Brains still win, and the Germans had the best brains. A World War I subaltern in the Kaiser's Armies, who later became Hitler's personal thug, General Field Marshal Erwin Rommel has become one of the most competent soldiers of his time.

His tricks and tactics were not essentially new. An old-fashioned ambush broke the back of Britain's armored forces in Libya. Tobruk and Matruh fell to typical shock assaults by land and air. In the U.S. Civil War, Stonewall Jackson and William Tecumseh Sherman won battles and made great advances just as Rommel did--by forced marches and surprise attacks when, according to the rules, their armies should have been resting for the next round.

The best guns were German guns, particularly their 88-mm., all-purpose field pieces, which blew the British tank forces to shreds. These guns should have been no surprise; they are standard German equipment. But Rommel massed them in unprecedented numbers, towed some in conventional fashion, mounted others in self-propelled units. In last year's Libyan campaign, the British confounded Rommel with their lighter, but then effective, 25-pounders. He took the lesson to heart, this year outdid the British in their own anti-tank tactics.
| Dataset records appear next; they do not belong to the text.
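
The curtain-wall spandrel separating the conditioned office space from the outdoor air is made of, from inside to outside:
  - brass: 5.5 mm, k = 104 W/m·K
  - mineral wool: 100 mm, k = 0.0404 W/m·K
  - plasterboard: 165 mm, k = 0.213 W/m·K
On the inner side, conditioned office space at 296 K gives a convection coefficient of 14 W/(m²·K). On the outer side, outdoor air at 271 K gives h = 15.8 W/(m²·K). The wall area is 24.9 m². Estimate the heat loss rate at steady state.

Q ≈ 184 W

Model the wall as resistances in series:
R_inner film = 1/(h_i·A) = 1/(14×24.9) = 0.002869 K/W
R_brass = L/(kA) = 0.0055/(104×24.9) = 2.124×10^-6 K/W
R_mineral wool = L/(kA) = 0.1/(0.0404×24.9) = 0.09941 K/W
R_plasterboard = L/(kA) = 0.165/(0.213×24.9) = 0.03111 K/W
R_outer film = 1/(h_o·A) = 1/(15.8×24.9) = 0.002542 K/W
R_total = 0.1359 K/W
Q = ΔT / R_total = 25 / 0.1359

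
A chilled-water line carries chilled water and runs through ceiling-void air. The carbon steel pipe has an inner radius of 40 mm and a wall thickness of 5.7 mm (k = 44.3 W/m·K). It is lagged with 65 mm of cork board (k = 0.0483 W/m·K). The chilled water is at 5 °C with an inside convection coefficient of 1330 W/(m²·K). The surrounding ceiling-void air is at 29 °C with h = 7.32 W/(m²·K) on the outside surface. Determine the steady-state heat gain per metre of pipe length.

q′ ≈ 7.7 W/m

Cylindrical conduction, so R = ln(r₂/r₁)/(2πkL) per layer, in series:
R_inner film = 1/(h_i·2πr₁L) = 1/(1330×2π×0.04×1) = 0.002992 K/W
R_carbon steel pipe wall = ln(45.7/40)/(2π×44.3×1) = 4.786×10^-4 K/W
R_cork board = ln(110.7/45.7)/(2π×0.0483×1) = 2.915 K/W
R_outer film = 1/(h_o·2πr_oL) = 1/(7.32×2π×0.1107×1) = 0.1964 K/W
R_total = 3.115 K/W
Q = ΔT/R_total = 24/3.115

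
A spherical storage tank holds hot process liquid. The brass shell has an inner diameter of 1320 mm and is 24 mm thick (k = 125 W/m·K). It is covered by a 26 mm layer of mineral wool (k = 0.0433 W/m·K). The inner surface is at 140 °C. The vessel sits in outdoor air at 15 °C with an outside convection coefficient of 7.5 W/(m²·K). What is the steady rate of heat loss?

Radial (spherical) resistances in series:
R_brass shell = (1/0.66 − 1/0.684)/(4π×125) = 3.384×10^-5 K/W
R_mineral wool = (1/0.684 − 1/0.71)/(4π×0.0433) = 0.09839 K/W
R_outer film = 1/(h·4πr_o²) = 1/(7.5×4π×0.71²) = 0.02105 K/W
R_total = 0.1195 K/W
Q = ΔT/R_total = 125/0.1195

Q ≈ 1050 W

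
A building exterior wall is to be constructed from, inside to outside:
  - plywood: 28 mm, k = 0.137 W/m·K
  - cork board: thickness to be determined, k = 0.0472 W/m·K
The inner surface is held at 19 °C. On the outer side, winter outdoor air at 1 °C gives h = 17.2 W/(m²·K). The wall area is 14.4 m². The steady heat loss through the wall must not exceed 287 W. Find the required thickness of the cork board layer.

Treating each layer as a thermal resistance in series:
R_plywood = L/(kA) = 0.028/(0.137×14.4) = 0.01419 K/W
R_outer film = 1/(h_o·A) = 1/(17.2×14.4) = 0.004037 K/W
Sum of the known resistances R_other = 0.01823 K/W
Required total resistance R_tot = ΔT/Q_allow = 18/287 = 0.06272 K/W
R_cork board = R_tot − R_other = 0.04449 K/W
L = R·k·A = 0.04449×0.0472×14.4

L ≈ 30.2 mm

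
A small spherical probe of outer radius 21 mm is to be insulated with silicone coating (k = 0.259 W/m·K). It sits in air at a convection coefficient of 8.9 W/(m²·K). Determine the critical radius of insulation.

r_cr ≈ 58.2 mm

For a sphere r_cr = 2k/h = 2×0.259/8.9
r_cr = 58.2 mm; since the bare radius (21 mm) is below r_cr, adding a thin layer of insulation will *increase* heat loss.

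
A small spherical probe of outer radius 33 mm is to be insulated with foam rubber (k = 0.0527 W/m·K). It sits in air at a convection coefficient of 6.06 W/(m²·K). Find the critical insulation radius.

r_cr ≈ 17.4 mm

For a sphere r_cr = 2k/h = 2×0.0527/6.06
r_cr = 17.4 mm; since the bare radius (33 mm) is above r_cr, any added insulation will reduce heat loss.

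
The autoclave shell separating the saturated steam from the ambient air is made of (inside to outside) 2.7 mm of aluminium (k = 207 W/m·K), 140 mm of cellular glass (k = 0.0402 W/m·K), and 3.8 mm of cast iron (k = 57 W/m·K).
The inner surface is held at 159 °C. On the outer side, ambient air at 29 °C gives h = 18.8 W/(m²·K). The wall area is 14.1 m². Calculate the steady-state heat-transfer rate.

Q ≈ 518 W

Using the resistance-network approach (series):
R_aluminium = L/(kA) = 0.0027/(207×14.1) = 9.251×10^-7 K/W
R_cellular glass = L/(kA) = 0.14/(0.0402×14.1) = 0.247 K/W
R_cast iron = L/(kA) = 0.0038/(57×14.1) = 4.728×10^-6 K/W
R_outer film = 1/(h_o·A) = 1/(18.8×14.1) = 0.003772 K/W
R_total = 0.2508 K/W
Q = ΔT / R_total = 130 / 0.2508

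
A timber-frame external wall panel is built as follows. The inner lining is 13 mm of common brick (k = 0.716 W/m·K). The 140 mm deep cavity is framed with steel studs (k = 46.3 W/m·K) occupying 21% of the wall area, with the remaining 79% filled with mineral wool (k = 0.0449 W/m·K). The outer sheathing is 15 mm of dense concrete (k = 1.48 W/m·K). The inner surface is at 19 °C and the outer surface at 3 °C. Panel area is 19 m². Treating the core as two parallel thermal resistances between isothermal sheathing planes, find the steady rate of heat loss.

Sheathing layers in series; stud and cavity paths in parallel between them.
R_inner = 0.013/(0.716×19) = 9.556×10^-4 K/W
R_stud  = 0.14/(46.3×0.21×19) = 7.578×10^-4 K/W
R_cav   = 0.14/(0.0449×0.79×19) = 0.2077 K/W
1/R_core = 1/R_stud + 1/R_cav → R_core = 7.551×10^-4 K/W
R_outer = 0.015/(1.48×19) = 5.334×10^-4 K/W
R_total = 0.002244 K/W
Q = ΔT/R_total = 16/0.002244

Q ≈ 7130 W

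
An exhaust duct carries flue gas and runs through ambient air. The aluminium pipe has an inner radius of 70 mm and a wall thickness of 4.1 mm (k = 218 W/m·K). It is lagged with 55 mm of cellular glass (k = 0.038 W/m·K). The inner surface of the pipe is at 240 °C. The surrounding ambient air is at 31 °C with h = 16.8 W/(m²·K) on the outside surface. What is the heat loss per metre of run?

Radial resistances (cylindrical: R_cond = ln(r_o/r_i)/(2πkL), R_conv = 1/(h·2πrL)):
R_aluminium pipe wall = ln(74.1/70)/(2π×218×1) = 4.156×10^-5 K/W
R_cellular glass = ln(129.1/74.1)/(2π×0.038×1) = 2.325 K/W
R_outer film = 1/(h_o·2πr_oL) = 1/(16.8×2π×0.1291×1) = 0.07338 K/W
R_total = 2.399 K/W
Q = ΔT/R_total = 209/2.399

q′ ≈ 87.1 W/m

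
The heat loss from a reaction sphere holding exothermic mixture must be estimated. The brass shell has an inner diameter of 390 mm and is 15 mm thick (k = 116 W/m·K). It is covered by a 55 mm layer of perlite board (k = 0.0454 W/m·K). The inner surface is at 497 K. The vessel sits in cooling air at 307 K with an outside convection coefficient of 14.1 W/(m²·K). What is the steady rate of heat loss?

Q ≈ 105 W

Spherical conduction: R = (1/r_in − 1/r_out)/(4πk) per layer; series-sum.
R_brass shell = (1/0.195 − 1/0.21)/(4π×116) = 2.513×10^-4 K/W
R_perlite board = (1/0.21 − 1/0.265)/(4π×0.0454) = 1.732 K/W
R_outer film = 1/(h·4πr_o²) = 1/(14.1×4π×0.265²) = 0.08037 K/W
R_total = 1.813 K/W
Q = ΔT/R_total = 190/1.813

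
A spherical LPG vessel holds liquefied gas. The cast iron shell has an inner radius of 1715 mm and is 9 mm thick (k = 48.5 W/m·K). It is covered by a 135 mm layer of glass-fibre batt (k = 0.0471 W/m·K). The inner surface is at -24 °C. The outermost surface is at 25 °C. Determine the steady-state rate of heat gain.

Q ≈ 688 W

Each spherical layer contributes R = (1/r_i − 1/r_o)/(4πk):
R_cast iron shell = (1/1.715 − 1/1.724)/(4π×48.5) = 4.994×10^-6 K/W
R_glass-fibre batt = (1/1.724 − 1/1.859)/(4π×0.0471) = 0.07117 K/W
R_total = 0.07117 K/W
Q = ΔT/R_total = 49/0.07117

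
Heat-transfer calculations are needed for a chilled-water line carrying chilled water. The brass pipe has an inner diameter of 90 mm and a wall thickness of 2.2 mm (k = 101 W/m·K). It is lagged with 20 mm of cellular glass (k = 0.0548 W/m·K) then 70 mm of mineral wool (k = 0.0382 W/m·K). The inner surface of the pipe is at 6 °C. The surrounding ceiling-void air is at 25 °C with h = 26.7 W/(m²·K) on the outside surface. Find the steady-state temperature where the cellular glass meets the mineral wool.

Per-layer cylindrical resistances, series-summed:
R_brass pipe wall = ln(47.2/45)/(2π×101×1) = 7.521×10^-5 K/W
R_cellular glass = ln(67.2/47.2)/(2π×0.0548×1) = 1.026 K/W
R_mineral wool = ln(137.2/67.2)/(2π×0.0382×1) = 2.974 K/W
R_outer film = 1/(h_o·2πr_oL) = 1/(26.7×2π×0.1372×1) = 0.04345 K/W
R_total = 4.043 K/W
Q = ΔT/R_total = 19/4.043
Q = 4.7 W/m
T_interface = T_inner + Q·ΣR(inner→interface) = 6 + 4.7×1.026

T ≈ 10.8 °C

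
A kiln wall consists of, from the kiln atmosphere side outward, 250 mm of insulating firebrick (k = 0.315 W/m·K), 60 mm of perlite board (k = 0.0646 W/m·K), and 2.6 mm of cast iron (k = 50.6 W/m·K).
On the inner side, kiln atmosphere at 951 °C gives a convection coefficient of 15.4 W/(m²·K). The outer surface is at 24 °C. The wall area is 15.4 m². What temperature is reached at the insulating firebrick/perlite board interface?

Model the wall as resistances in series:
R_inner film = 1/(h_i·A) = 1/(15.4×15.4) = 0.004217 K/W
R_insulating firebrick = L/(kA) = 0.25/(0.315×15.4) = 0.05154 K/W
R_perlite board = L/(kA) = 0.06/(0.0646×15.4) = 0.06031 K/W
R_cast iron = L/(kA) = 0.0026/(50.6×15.4) = 3.337×10^-6 K/W
R_total = 0.1161 K/W;  Q = ΔT/R_total = 927/0.1161 = 7987 W
T_interface = T_inner − Q·ΣR(inner→interface) = 951 − 7990×0.05575

T ≈ 506 °C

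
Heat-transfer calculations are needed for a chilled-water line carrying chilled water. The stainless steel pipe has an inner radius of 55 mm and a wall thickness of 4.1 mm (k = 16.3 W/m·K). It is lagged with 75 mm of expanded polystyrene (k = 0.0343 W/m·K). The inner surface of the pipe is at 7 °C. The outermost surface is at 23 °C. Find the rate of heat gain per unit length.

q′ ≈ 4.21 W/m

Cylindrical conduction, so R = ln(r₂/r₁)/(2πkL) per layer, in series:
R_stainless steel pipe wall = ln(59.1/55)/(2π×16.3×1) = 7.02×10^-4 K/W
R_expanded polystyrene = ln(134.1/59.1)/(2π×0.0343×1) = 3.802 K/W
R_total = 3.803 K/W
Q = ΔT/R_total = 16/3.803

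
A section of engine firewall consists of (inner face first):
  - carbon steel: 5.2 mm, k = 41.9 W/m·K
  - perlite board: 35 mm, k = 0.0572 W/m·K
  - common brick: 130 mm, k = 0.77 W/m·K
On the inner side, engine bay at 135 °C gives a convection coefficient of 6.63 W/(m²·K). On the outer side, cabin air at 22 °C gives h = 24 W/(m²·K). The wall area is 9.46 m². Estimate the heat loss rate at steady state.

Q ≈ 1100 W

Model the wall as resistances in series:
R_inner film = 1/(h_i·A) = 1/(6.63×9.46) = 0.01594 K/W
R_carbon steel = L/(kA) = 0.0052/(41.9×9.46) = 1.312×10^-5 K/W
R_perlite board = L/(kA) = 0.035/(0.0572×9.46) = 0.06468 K/W
R_common brick = L/(kA) = 0.13/(0.77×9.46) = 0.01785 K/W
R_outer film = 1/(h_o·A) = 1/(24×9.46) = 0.004405 K/W
R_total = 0.1029 K/W
Q = ΔT / R_total = 113 / 0.1029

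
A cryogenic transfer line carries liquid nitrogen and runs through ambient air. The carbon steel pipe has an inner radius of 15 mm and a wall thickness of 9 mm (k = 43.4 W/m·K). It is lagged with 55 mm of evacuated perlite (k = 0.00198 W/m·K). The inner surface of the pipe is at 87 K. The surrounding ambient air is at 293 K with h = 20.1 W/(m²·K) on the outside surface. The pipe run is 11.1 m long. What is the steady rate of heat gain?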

The best tanks were the German Mark IVs. Short on speed, engine power and armor protection, these tanks confirmed a U.S. doctrine which the British accepted last year, but did not put into effect in time for Libya and Egypt: that, above all else, tanks must have superior fire power. The Mark IVs main guns were better than anything in most of the British tanks. The British had many U.S. medium tanks ("General Grants") which theoretically outgunned even the Mark IVs. But the Grants had a serious fault: their main guns' limited field of fire.

Air power was as vital as it has been elsewhere in World War II. The fact that the British had more planes in the air most of the time proved that the Nazis put their planes to better use than the British did.

The Luftwaffe laid the foundations for Rommel's victory by concentrating the right kinds of planes where they would do the most good: over the narrow Mediterranean area through which supplies flowed to Rommel by sea and air. If the British in turn had concentrated enough long-range fighters and bombers against Rommel's lifeline, he might have been beaten before he started. Instead, the British did what the Axis expected them to do. They tried, and failed, to hold the Mediterranean primarily with warships, and they concentrated their Mediterranean aircraft on the defense of Malta. Even now, properly used in the Mediterranean, as many bombers as the British sent over Bremen might make Alexandria and Suez secure.

The R.A.F. never went all out against Rommel's troops, tanks and artillery. This failure was the result of deliberate policy. The Air Staff in London long ago convinced itself that aircraft was not effective against troops, tanks and guns in actual zones of combat--and thus lacked planes adapted to such attacks. Instead, the R.A.F. concentrated its attacks on: 1) enemy planes; 2) airdromes and supply lines in Rommel's immediate rear. British pilots, many of them in U.S. planes, raised hob with such targets. But that was not enough. At the pinch Rommel still had enough tanks, guns and supplies. And he had the dive-bombers to crack Bir Hacheim, Tobruk and Matruh.

Too Much Air? Just as ground armies must be air-minded, so must air forces be ground-minded. In North Africa, as in every other theater of World War II, the Luftwaffe was ground-minded; the R.A.F. was rigidly air-minded. Rommel had absolute command of all German and Italian air units; Britain's Generals Ritchie and Auchinleck had none, except through their warming, thoroughly British and thoroughly inadequate personal contact with Air Vice Marshal Arthur Coningham.

Other basic faults in organization--well-known to many & many a Briton--hamper the British Army. One of the gravest is in Britain's armored divisions, whose auxiliary units of infantry and artillery are merely "attached" to the main forces and may be detached at any time. In the German and U.S. Armies, armored divisions are firmly welded units, with tanks, artillery, infantry and even aviation permanently under the same command. The British Army's tenacious hold upon its ancient & honorable distinctions goes deep into British character; but it is no help at beating the Germans.

Forever England? The most important fact about the British in World War II cannot be found in communiques, nor in battle reports, nor in the graves of Malaya, Burma and Africa. It is a military fact, but it is also a human and very British fact. The real, the lasting strength of Britons is in Britain--in the bombed slums of London, the neatly piled rubble of Coventry, the countrysides where U.S. soldiers are now breathing the air of England. On the record of World War II, the one great British success has been in the defense of Britain. It is easy to say--as many people said last week--that the British lack the offensive spirit. It is fairer and more realistic to say that 20th-century Britons fight best when home is the stake.